ONE of the disadvantages of dealing with bigger, more remote companies and institutions is the “tick-box culture”, where instead of listening to people and seeing if their needs can be met employees have to check if the “customers” have negotiated a series of prescribed hurdles before anything can be done for them.

Sure, sometimes we need clear and precise rules, but it seems to me, particularly since I started acting on various issues on behalf of my elderly parents, that this practice far too often leads to inflexibility bordering on the ridiculous.

I had to tick quite a few boxes before I was able to legally act for my parents, and I can understand having to prove my status fairly carefully when dealing, say, with their building society. Their staff had to tick boxes, but did so in a sensible and balanced way.

What’s become increasingly onerous is having to establish the same level of proof almost every time I contact any body my parents have dealings with.

The most infuriating instance came when I had to send a weighty bunch of documents to a power company just so I could ask them why they had changed my parents’ electricity tariff, then received a mildly condescending response asking for more personal details “for security reasons”.

You’ll have guessed that the required information was in the documentation I sent the company. The whole point was they were supposed to check those papers, but I suspect they just put them on file, ticked the box, and only read my covering note.

I also had to travel across Yorkshire to present various forms of ID to another company to satisfy rules to combat money laundering, though this firm had dealt with my parents for 40 years and none of the financial transactions it dealt with involved me personally; again, a rule too far if you ask me.

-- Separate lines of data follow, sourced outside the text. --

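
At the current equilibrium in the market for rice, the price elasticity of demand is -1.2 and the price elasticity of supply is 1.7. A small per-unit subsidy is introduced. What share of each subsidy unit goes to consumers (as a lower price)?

For a small subsidy around the equilibrium, the benefit split depends on the relative slopes, which at a point are proportional to the elasticities.
Buyer share = εs/(εs + |εd|) = 1.7/(1.7 + 1.2) = 17/29; seller share = |εd|/(εs + |εd|) = 12/29.

Consumer share = 17/29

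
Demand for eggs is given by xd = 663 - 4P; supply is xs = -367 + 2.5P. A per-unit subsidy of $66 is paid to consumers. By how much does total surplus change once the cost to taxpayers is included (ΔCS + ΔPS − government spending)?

Net change in total surplus = -43560/13

Pre-subsidy: 663 - 4P = -367 + 2.5P gives P* = 2060/13, x* = 379/13.
With the rebate, buyers effectively pay Pb = Ps − 66, where Ps is the price sellers receive.
Demand in terms of Ps becomes xd = 663 − 4(Ps − 66) = 927 - 4Ps. Setting this equal to supply: 927 - 4Ps = -367 + 2.5Ps, so Ps = 2588/13.
Buyers pay Pb = 2588/13 − 66 = 1730/13; x' = -367 + 2.5·(2588/13) = 1699/13.
ΔCS = ½(379/13 + 1699/13)(2060/13 − 1730/13) = 342870/169; ΔPS = ½(379/13 + 1699/13)(2588/13 − 2060/13) = 548592/169.
Government spending = 66 × 1699/13 = 112134/13.
Net change = 342870/169 + 548592/169 − 112134/13 = -43560/13. The loss equals the DWL triangle ½·66·1320/13.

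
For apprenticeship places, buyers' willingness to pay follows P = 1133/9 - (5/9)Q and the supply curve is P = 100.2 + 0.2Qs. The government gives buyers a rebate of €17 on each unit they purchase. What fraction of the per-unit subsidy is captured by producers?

Pre-subsidy: 1133/9 - (5/9)Q = 100.2 + 0.2Q gives Q* = 34 and P* = 107.
With the rebate, buyers effectively pay Pb = Ps − 17, where Ps is the price sellers receive.
On the curves, Pb = 1133/9 - (5/9)Q and Ps = 100.2 + 0.2Q; the wedge Ps − Pb = 17 gives 100.2 + 0.2Q − (1133/9 - (5/9)Q) = 17, so Q' = 56.5.
Then Pb = 1133/9 − (5/9)·56.5 = 94.5 and Ps = 100.2 + 0.2·56.5 = 111.5.
Buyers' price falls by P* − Pb = 107 − 94.5 = 12.5; sellers' price rises by Ps − P* = 111.5 − 107 = 4.5.
So producers capture 4.5/17 = 9/34 of each unit of subsidy.

Producer share = 9/34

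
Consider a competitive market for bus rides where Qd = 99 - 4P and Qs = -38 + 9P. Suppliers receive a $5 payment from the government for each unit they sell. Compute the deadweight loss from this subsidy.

Deadweight loss = 450/13

Pre-subsidy: 99 - 4P = -38 + 9P gives P* = 137/13, Q* = 739/13.
With the subsidy, sellers receive Ps = Pb + 5 for each unit, where Pb is the price buyers pay.
Supply in terms of Pb becomes Qs = -38 + 9(Pb + 5) = 7 + 9Pb. Setting this equal to demand: 99 - 4Pb = 7 + 9Pb, so Pb = 92/13.
Sellers receive Ps = 92/13 + 5 = 157/13; Q' = 99 − 4·(92/13) = 919/13.
The subsidy expands output by 919/13 − 739/13 = 180/13 past the efficient level; on those units the gap between marginal cost and willingness to pay runs from 0 up to 5.
DWL = ½ × 5 × 180/13 = 450/13.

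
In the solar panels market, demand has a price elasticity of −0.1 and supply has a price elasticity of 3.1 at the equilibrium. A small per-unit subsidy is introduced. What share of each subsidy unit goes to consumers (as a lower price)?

For a small subsidy around the equilibrium, the benefit split depends on the relative slopes, which at a point are proportional to the elasticities.
Buyer share = εs/(εs + |εd|) = 3.1/(3.1 + 0.1) = 0.96875; seller share = |εd|/(εs + |εd|) = 0.03125.

Consumer share = 0.96875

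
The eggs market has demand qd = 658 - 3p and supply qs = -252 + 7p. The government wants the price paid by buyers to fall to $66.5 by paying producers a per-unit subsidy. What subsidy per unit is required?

Required subsidy s = $35 per unit

At a buyer price of 66.5, quantity demanded is 658 − 3·66.5 = 458.5.
Sellers supply 458.5 only when they receive ps with -252 + 7·ps = 458.5, i.e. ps = 101.5.
s = ps − pb = 101.5 − 66.5 = 35.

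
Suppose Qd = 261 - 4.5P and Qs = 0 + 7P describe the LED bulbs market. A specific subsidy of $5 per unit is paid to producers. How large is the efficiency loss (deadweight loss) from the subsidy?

Pre-subsidy: 261 - 4.5P = 0 + 7P gives P* = 522/23, Q* = 3654/23.
With the subsidy, sellers receive Ps = Pb + 5 for each unit, where Pb is the price buyers pay.
Supply in terms of Pb becomes Qs = 0 + 7(Pb + 5) = 35 + 7Pb. Setting this equal to demand: 261 - 4.5Pb = 35 + 7Pb, so Pb = 452/23.
Sellers receive Ps = 452/23 + 5 = 567/23; Q' = 261 − 4.5·(452/23) = 3969/23.
The subsidy expands output by 3969/23 − 3654/23 = 315/23 past the efficient level; on those units the gap between marginal cost and willingness to pay runs from 0 up to 5.
DWL = ½ × 5 × 315/23 = 1575/46.

Deadweight loss = 1575/46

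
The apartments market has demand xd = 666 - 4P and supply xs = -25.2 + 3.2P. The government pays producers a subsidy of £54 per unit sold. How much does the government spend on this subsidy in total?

Government cost = £20412

Pre-subsidy: 666 - 4P = -25.2 + 3.2P gives P* = 96, x* = 282.
With the subsidy, sellers receive Ps = Pb + 54 for each unit, where Pb is the price buyers pay.
Supply in terms of Pb becomes xs = -25.2 + 3.2(Pb + 54) = 147.6 + 3.2Pb. Setting this equal to demand: 666 - 4Pb = 147.6 + 3.2Pb, so Pb = 72.
Sellers receive Ps = 72 + 54 = 126; x' = 666 − 4·72 = 378.
Government outlay = subsidy × quantity = 54 × 378 = 20412.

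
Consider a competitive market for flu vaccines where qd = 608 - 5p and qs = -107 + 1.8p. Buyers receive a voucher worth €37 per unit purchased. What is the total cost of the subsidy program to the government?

Government cost = 82547/17

Pre-subsidy: 608 - 5p = -107 + 1.8p gives p* = 3575/34, q* = 2797/34.
With the rebate, buyers effectively pay pb = ps − 37, where ps is the price sellers receive.
Demand in terms of ps becomes qd = 608 − 5(ps − 37) = 793 - 5ps. Setting this equal to supply: 793 - 5ps = -107 + 1.8ps, so ps = 2250/17.
Buyers pay pb = 2250/17 − 37 = 1621/17; q' = -107 + 1.8·(2250/17) = 2231/17.
Government outlay = subsidy × quantity = 37 × 2231/17 = 82547/17.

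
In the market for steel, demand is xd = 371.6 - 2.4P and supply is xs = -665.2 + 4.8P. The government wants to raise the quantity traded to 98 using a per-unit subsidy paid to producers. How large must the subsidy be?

At x = 98, invert demand for the buyer price: Pb = (371.6 − 98)/2.4 = 114; invert supply for the seller price: Ps = (98 − (-665.2))/4.8 = 159.
The subsidy must fill the gap: s = Ps − Pb = 159 − 114 = 45.

Required subsidy s = 45 per unit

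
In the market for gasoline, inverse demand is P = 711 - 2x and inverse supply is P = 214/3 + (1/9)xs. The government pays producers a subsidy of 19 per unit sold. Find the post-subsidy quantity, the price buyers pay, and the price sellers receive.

x' = 312; buyers pay 87; sellers receive 106

Pre-subsidy: 711 - 2x = 214/3 + (1/9)x gives x* = 303 and P* = 105.
With the subsidy, sellers receive Ps = Pb + 19 for each unit, where Pb is the price buyers pay.
On the curves, Pb = 711 - 2x and Ps = 214/3 + (1/9)x; the wedge Ps − Pb = 19 gives 214/3 + (1/9)x − (711 - 2x) = 19, so x' = 312.
Then Pb = 711 − 2·312 = 87 and Ps = 214/3 + (1/9)·312 = 106.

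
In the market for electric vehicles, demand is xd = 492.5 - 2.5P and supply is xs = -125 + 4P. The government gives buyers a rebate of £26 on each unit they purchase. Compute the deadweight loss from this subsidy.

Pre-subsidy: 492.5 - 2.5P = -125 + 4P gives P* = 95, x* = 255.
With the rebate, buyers effectively pay Pb = Ps − 26, where Ps is the price sellers receive.
Demand in terms of Ps becomes xd = 492.5 − 2.5(Ps − 26) = 557.5 - 2.5Ps. Setting this equal to supply: 557.5 - 2.5Ps = -125 + 4Ps, so Ps = 105.
Buyers pay Pb = 105 − 26 = 79; x' = -125 + 4·105 = 295.
The subsidy expands output by 295 − 255 = 40 past the efficient level; on those units the gap between marginal cost and willingness to pay runs from 0 up to 26.
DWL = ½ × 26 × 40 = 520.

Deadweight loss = £520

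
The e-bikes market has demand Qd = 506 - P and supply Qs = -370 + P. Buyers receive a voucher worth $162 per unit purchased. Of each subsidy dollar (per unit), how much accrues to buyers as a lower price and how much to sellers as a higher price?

Buyers gain $81 per unit; sellers gain $81 per unit

Pre-subsidy: 506 - P = -370 + P gives P* = 438, Q* = 68.
With the rebate, buyers effectively pay Pb = Ps − 162, where Ps is the price sellers receive.
Demand in terms of Ps becomes Qd = 506 − 1(Ps − 162) = 668 - Ps. Setting this equal to supply: 668 - Ps = -370 + Ps, so Ps = 519.
Buyers pay Pb = 519 − 162 = 357; Q' = -370 + 1·519 = 149.
Buyers' price falls by P* − Pb = 438 − 357 = 81; sellers' price rises by Ps − P* = 519 − 438 = 81.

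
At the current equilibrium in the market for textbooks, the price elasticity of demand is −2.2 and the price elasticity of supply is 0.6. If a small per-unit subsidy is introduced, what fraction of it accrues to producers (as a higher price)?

For a small subsidy around the equilibrium, the benefit split depends on the relative slopes, which at a point are proportional to the elasticities.
Buyer share = εs/(εs + |εd|) = 0.6/(0.6 + 2.2) = 3/14; seller share = |εd|/(εs + |εd|) = 11/14.
So producers capture 11/14 of the subsidy.

Producer share = 11/14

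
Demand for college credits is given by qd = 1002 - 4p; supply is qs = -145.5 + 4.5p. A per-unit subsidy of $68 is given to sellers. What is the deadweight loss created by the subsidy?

Pre-subsidy: 1002 - 4p = -145.5 + 4.5p gives p* = 135, q* = 462.
With the subsidy, sellers receive ps = pb + 68 for each unit, where pb is the price buyers pay.
Supply in terms of pb becomes qs = -145.5 + 4.5(pb + 68) = 160.5 + 4.5pb. Setting this equal to demand: 1002 - 4pb = 160.5 + 4.5pb, so pb = 99.
Sellers receive ps = 99 + 68 = 167; q' = 1002 − 4·99 = 606.
The subsidy expands output by 606 − 462 = 144 past the efficient level; on those units the gap between marginal cost and willingness to pay runs from 0 up to 68.
DWL = ½ × 68 × 144 = 4896.

Deadweight loss = $4896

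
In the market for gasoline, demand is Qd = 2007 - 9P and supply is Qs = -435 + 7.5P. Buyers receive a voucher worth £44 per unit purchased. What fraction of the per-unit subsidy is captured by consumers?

Consumer share = 5/11

Pre-subsidy: 2007 - 9P = -435 + 7.5P gives P* = 148, Q* = 675.
With the rebate, buyers effectively pay Pb = Ps − 44, where Ps is the price sellers receive.
Demand in terms of Ps becomes Qd = 2007 − 9(Ps − 44) = 2403 - 9Ps. Setting this equal to supply: 2403 - 9Ps = -435 + 7.5Ps, so Ps = 172.
Buyers pay Pb = 172 − 44 = 128; Q' = -435 + 7.5·172 = 855.
Buyers' price falls by P* − Pb = 148 − 128 = 20; sellers' price rises by Ps − P* = 172 − 148 = 24.
So consumers capture 20/44 = 5/11 of each unit of subsidy.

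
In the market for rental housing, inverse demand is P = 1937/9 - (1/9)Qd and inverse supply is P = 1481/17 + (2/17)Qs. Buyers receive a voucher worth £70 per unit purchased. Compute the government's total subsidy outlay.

Pre-subsidy: 1937/9 - (1/9)Q = 1481/17 + (2/17)Q gives Q* = 560 and P* = 153.
With the rebate, buyers effectively pay Pb = Ps − 70, where Ps is the price sellers receive.
On the curves, Pb = 1937/9 - (1/9)Q and Ps = 1481/17 + (2/17)Q; the wedge Ps − Pb = 70 gives 1481/17 + (2/17)Q − (1937/9 - (1/9)Q) = 70, so Q' = 866.
Then Pb = 1937/9 − (1/9)·866 = 119 and Ps = 1481/17 + (2/17)·866 = 189.
Government outlay = subsidy × quantity = 70 × 866 = 60620.

Government cost = £60620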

Some of this would be solved if organisations looked after customers a bit better, but I also have another idea to improve matters for the public. I haven’t quite thought it through yet, but basically if any rule-making organisation (such as the Government, councils or the EU) felt they really must put more hurdles in our way, they’d also be obliged to ease the problems caused to ordinary people.

Taking the money-laundering example, the authorities would provide an official means for people to conveniently and cheaply prove their ID for anyone who legitimately needed it, say by dropping into a local council or police office. If that caused the authorities inconvenience, maybe they’d think more carefully about which boxes they make us tick.

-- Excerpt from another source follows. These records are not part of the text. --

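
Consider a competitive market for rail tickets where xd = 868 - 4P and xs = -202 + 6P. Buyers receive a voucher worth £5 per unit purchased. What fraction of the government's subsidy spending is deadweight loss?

DWL / government spending = 3/226

Pre-subsidy: 868 - 4P = -202 + 6P gives P* = 107, x* = 440.
With the rebate, buyers effectively pay Pb = Ps − 5, where Ps is the price sellers receive.
Demand in terms of Ps becomes xd = 868 − 4(Ps − 5) = 888 - 4Ps. Setting this equal to supply: 888 - 4Ps = -202 + 6Ps, so Ps = 109.
Buyers pay Pb = 109 − 5 = 104; x' = -202 + 6·109 = 452.
ΔCS = ½(440 + 452)(107 − 104) = 1338; ΔPS = ½(440 + 452)(109 − 107) = 892.
Government spending = 5 × 452 = 2260.
DWL = ½ × 5 × (452 − 440) = 30; fraction = 30 / 2260 = 3/226.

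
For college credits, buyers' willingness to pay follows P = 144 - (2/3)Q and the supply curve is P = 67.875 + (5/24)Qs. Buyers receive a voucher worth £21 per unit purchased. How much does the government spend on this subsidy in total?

Pre-subsidy: 144 - (2/3)Q = 67.875 + (5/24)Q gives Q* = 87 and P* = 86.
With the rebate, buyers effectively pay Pb = Ps − 21, where Ps is the price sellers receive.
On the curves, Pb = 144 - (2/3)Q and Ps = 67.875 + (5/24)Q; the wedge Ps − Pb = 21 gives 67.875 + (5/24)Q − (144 - (2/3)Q) = 21, so Q' = 111.
Then Pb = 144 − (2/3)·111 = 70 and Ps = 67.875 + (5/24)·111 = 91.
Government outlay = subsidy × quantity = 21 × 111 = 2331.

Government cost = £2331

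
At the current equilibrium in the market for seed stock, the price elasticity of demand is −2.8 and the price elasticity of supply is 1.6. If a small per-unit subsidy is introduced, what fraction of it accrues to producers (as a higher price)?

Producer share = 7/11

For a small subsidy around the equilibrium, the benefit split depends on the relative slopes, which at a point are proportional to the elasticities.
Buyer share = εs/(εs + |εd|) = 1.6/(1.6 + 2.8) = 4/11; seller share = |εd|/(εs + |εd|) = 7/11.
So producers capture 7/11 of the subsidy.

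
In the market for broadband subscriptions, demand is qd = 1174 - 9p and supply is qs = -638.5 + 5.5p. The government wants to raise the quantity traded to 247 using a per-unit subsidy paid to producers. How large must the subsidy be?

At q = 247, invert demand for the buyer price: pb = (1174 − 247)/9 = 103; invert supply for the seller price: ps = (247 − (-638.5))/5.5 = 161.
The subsidy must fill the gap: s = ps − pb = 161 − 103 = 58.

Required subsidy s = 58 per unit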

• IN A dismal period for our sports teams, perhaps the most shocking experiences befell the England rugby league and Ireland rugby union sides. Both lost agonisingly late in their big games against their New Zealand counterparts in almost bizarrely similar circumstances, with a black-clad figure diving to the left of the posts and a conversion following to win in the dying seconds of both matches.

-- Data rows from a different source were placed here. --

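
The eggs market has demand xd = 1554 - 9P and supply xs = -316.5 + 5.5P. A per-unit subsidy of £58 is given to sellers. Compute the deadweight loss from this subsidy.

Deadweight loss = £5742

Pre-subsidy: 1554 - 9P = -316.5 + 5.5P gives P* = 129, x* = 393.
With the subsidy, sellers receive Ps = Pb + 58 for each unit, where Pb is the price buyers pay.
Supply in terms of Pb becomes xs = -316.5 + 5.5(Pb + 58) = 2.5 + 5.5Pb. Setting this equal to demand: 1554 - 9Pb = 2.5 + 5.5Pb, so Pb = 107.
Sellers receive Ps = 107 + 58 = 165; x' = 1554 − 9·107 = 591.
The subsidy expands output by 591 − 393 = 198 past the efficient level; on those units the gap between marginal cost and willingness to pay runs from 0 up to 58.
DWL = ½ × 58 × 198 = 5742.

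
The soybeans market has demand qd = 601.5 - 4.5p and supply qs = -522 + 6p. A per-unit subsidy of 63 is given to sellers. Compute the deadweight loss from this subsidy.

Deadweight loss = 5103

Pre-subsidy: 601.5 - 4.5p = -522 + 6p gives p* = 107, q* = 120.
With the subsidy, sellers receive ps = pb + 63 for each unit, where pb is the price buyers pay.
Supply in terms of pb becomes qs = -522 + 6(pb + 63) = -144 + 6pb. Setting this equal to demand: 601.5 - 4.5pb = -144 + 6pb, so pb = 71.
Sellers receive ps = 71 + 63 = 134; q' = 601.5 − 4.5·71 = 282.
The subsidy expands output by 282 − 120 = 162 past the efficient level; on those units the gap between marginal cost and willingness to pay runs from 0 up to 63.
DWL = ½ × 63 × 162 = 5103.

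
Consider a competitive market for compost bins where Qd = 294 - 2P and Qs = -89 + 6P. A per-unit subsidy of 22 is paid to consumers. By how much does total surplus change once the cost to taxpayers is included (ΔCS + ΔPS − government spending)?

Net change in total surplus = -363

Pre-subsidy: 294 - 2P = -89 + 6P gives P* = 47.875, Q* = 198.25.
With the rebate, buyers effectively pay Pb = Ps − 22, where Ps is the price sellers receive.
Demand in terms of Ps becomes Qd = 294 − 2(Ps − 22) = 338 - 2Ps. Setting this equal to supply: 338 - 2Ps = -89 + 6Ps, so Ps = 53.375.
Buyers pay Pb = 53.375 − 22 = 31.375; Q' = -89 + 6·53.375 = 231.25.
ΔCS = ½(198.25 + 231.25)(47.875 − 31.375) = 3543.375; ΔPS = ½(198.25 + 231.25)(53.375 − 47.875) = 1181.125.
Government spending = 22 × 231.25 = 5087.5.
Net change = 3543.375 + 1181.125 − 5087.5 = -363. The loss equals the DWL triangle ½·22·33.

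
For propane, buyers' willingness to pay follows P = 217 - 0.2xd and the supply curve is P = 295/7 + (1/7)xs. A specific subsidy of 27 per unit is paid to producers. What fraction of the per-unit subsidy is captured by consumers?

Pre-subsidy: 217 - 0.2x = 295/7 + (1/7)x gives x* = 510 and P* = 115.
With the subsidy, sellers receive Ps = Pb + 27 for each unit, where Pb is the price buyers pay.
On the curves, Pb = 217 - 0.2x and Ps = 295/7 + (1/7)x; the wedge Ps − Pb = 27 gives 295/7 + (1/7)x − (217 - 0.2x) = 27, so x' = 588.75.
Then Pb = 217 − 0.2·588.75 = 99.25 and Ps = 295/7 + (1/7)·588.75 = 126.25.
Buyers' price falls by P* − Pb = 115 − 99.25 = 15.75; sellers' price rises by Ps − P* = 126.25 − 115 = 11.25.
So consumers capture 15.75/27 = 7/12 of each unit of subsidy.

Consumer share = 7/12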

The home players had ticked every box for commitment, power and skill – but not the one about hanging on the bitter end. A harsh fate, but the cruel competition of sport helps to make it such compelling drama.

• WHICH brings me to Doctor Who’s 50th anniversary episode, which was hailed as a multinational triumph though, Strictly speaking, it didn’t actually gain Saturday’s night biggest UK TV audience.

It also, for me, managed to be far too portentous and overly jokey at the same time, and had a plot which tried to do too much then left plotlines hanging in the air with near feckless abandon. I thought it lost its way almost completely partway through, though it did have John Hurt and a nice surprise appearance by Tom Baker.

But maybe I’m being a bit dim, because this was a “TV event”, a jamboree that couldn’t really be judged by the normal rules of entertainment. I guess it ticked the boxes for hype, special effects, innumerable in-jokes and references to the programme’s long history. If we wanted compelling drama we could always try watching some sport.